Puzzles help build skills
Although they are often overlooked in favour of electronic or noisier toys, puzzles make great presents and can keep your little one engaged for hours.
You may have to encourage your child to begin with by getting them to put the pieces together, but once they get the hang of it, there will be no stopping them.
Puzzles are an invaluable tool for helping to teach youngsters to solve problems in a logical manner. They can try different pieces until the right one fits, but they will soon recognise that, for instance, the outermost parts of a puzzle must have straight edges.
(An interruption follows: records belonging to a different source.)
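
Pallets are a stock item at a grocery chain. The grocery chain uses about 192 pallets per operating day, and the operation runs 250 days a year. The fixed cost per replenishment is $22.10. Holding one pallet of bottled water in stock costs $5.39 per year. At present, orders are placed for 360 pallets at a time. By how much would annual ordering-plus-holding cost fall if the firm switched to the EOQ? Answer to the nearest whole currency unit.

Extra cost ≈ $535 per year

Annual demand D = 192 × 250 = 48,000.
EOQ = √(2DS/H) = √(2 × 48,000 × 22.1 / 5.39) ≈ 627.39.
Cost at Q* = (D/Q*)S + (Q*/2)H = √(2DSH) ≈ $3,381.63.
Cost at Q = 360: (48,000/360)×22.1 + (360/2)×5.39 = $2,946.67 + $970.20 = $3,916.87.
Excess = $3,916.87 − $3,381.63 = $535.24.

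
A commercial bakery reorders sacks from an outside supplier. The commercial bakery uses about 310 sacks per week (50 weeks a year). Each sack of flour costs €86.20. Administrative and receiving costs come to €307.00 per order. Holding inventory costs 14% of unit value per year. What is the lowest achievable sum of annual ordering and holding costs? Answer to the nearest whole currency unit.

TC* ≈ €10,717

Annual demand D = 310 × 50 = 15,500.
Holding cost H = 0.14 × €86.20 = €12.0680 per unit per year.
The optimal lot size = √(2DS/H) = √(2 × 15,500 × 307 / 12.068) ≈ 888.04.
At the optimum the two cost components are equal, so total cost = 2·(Q*/2)H = Q*·H.
Minimum total = √(2DSH) = √(2 × 15,500 × 307 × 12.068) ≈ 10716.863.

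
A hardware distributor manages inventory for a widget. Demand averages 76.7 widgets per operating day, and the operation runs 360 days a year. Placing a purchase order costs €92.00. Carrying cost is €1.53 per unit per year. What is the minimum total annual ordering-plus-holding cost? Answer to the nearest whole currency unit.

Annual demand D = 76.7 × 360 = 27,612.
EOQ = √(2DS/H) = √(2 × 27,612 × 92 / 1.53) ≈ 1822.27.
At Q*, ordering cost (D/Q*)S equals holding cost (Q*/2)H, each = √(DSH/2).
Minimum total = √(2DSH) = √(2 × 27,612 × 92 × 1.53) ≈ 2788.069.

TC* ≈ €2,788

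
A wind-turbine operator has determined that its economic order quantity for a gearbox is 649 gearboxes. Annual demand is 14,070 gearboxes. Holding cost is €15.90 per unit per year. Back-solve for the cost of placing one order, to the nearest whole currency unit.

Squaring Q* = √(2DS/H) gives Q*² = 2DS/H.
From Q* = √(2DS/H): S = Q*²H / (2D) = 649² × 15.9 / (2 × 14,070) = 237.9920.

S ≈ €238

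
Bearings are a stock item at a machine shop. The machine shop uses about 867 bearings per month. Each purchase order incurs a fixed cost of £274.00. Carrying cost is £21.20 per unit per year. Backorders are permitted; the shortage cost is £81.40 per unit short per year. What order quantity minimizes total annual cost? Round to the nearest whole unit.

Annual demand D = 867 × 12 = 10,404.
With planned backorders, Q* = √(2DS/H) · √((H+B)/B).
√(2DS/H) = √(2 × 10,404 × 274 / 21.2) = 518.588.
√((H+B)/B) = √((21.2+81.4)/81.4) = 1.1227.
Q* ≈ 582.216.

Q* ≈ 582 bearings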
They will also learn to understand that the pieces make up a picture and so they will use this to help them understand how the parts make a whole.
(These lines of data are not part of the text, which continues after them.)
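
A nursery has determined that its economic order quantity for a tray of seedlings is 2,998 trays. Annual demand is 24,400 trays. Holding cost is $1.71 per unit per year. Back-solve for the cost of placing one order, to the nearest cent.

S ≈ $314.95

Squaring Q* = √(2DS/H) gives Q*² = 2DS/H.
From Q* = √(2DS/H): S = Q*²H / (2D) = 2,998² × 1.71 / (2 × 24,400) = 314.9485.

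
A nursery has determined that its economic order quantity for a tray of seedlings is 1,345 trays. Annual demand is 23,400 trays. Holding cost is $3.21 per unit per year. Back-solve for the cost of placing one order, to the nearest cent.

The basic EOQ model gives Q* = √(2DS/H); rearrange for the unknown.
From Q* = √(2DS/H): S = Q*²H / (2D) = 1,345² × 3.21 / (2 × 23,400) = 124.0806.

S ≈ $124.08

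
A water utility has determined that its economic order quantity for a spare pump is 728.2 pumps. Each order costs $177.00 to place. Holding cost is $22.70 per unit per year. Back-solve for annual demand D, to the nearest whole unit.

The basic EOQ model gives Q* = √(2DS/H); rearrange for the unknown.
From Q* = √(2DS/H): D = Q*²H / (2S) = 728.2² × 22.7 / (2 × 177) = 34003.525.

D ≈ 34,004 pumps per year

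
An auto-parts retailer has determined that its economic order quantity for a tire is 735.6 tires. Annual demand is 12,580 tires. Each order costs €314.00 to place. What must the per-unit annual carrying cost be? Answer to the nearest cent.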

There are also no half-way measures with puzzles, as much as they try, your child won't be able to fit a piece of a puzzle into a space it is not meant for.
Developing fine and gross motor skills
Basic puzzles can help babies and very young children develop their gross motor skills and as they grow, more complex versions can help strengthen their fine motor skills, essential for writing and dressing.
Putting the pieces of a puzzle together requires you to use your hands, eyes and brain to manipulate the parts and work out where they need to go. This is a vital skill for many sports and for developing the brain in general.
Although there are games aimed specifically at improving memory, jigsaws are a great way of developing this vital skill. When a piece of a puzzle doesn't fit, your child will set it aside and then work out how and where to use it later.
Breaking problems down
A key skill when you need to solve a seemingly insurmountable problem is being able to break a task down into achievable goals. Putting together a jigsaw puzzle allows you to do this by sorting pieces by shape, colour, or where they sit in a picture.
Although they may not realise it at first, this is a vital skill which will help them in later life when they will undoubtedly be faced with multiple challenges which require patience and a logical thought process.
The bigger picture
Although it may be hard to believe that the humble puzzle, produced by brands such as Djeco, can help children's brains develop, it does so by teaching them how to manipulate objects in the world around them. This has been proved by psychologists to significantly boost brain development.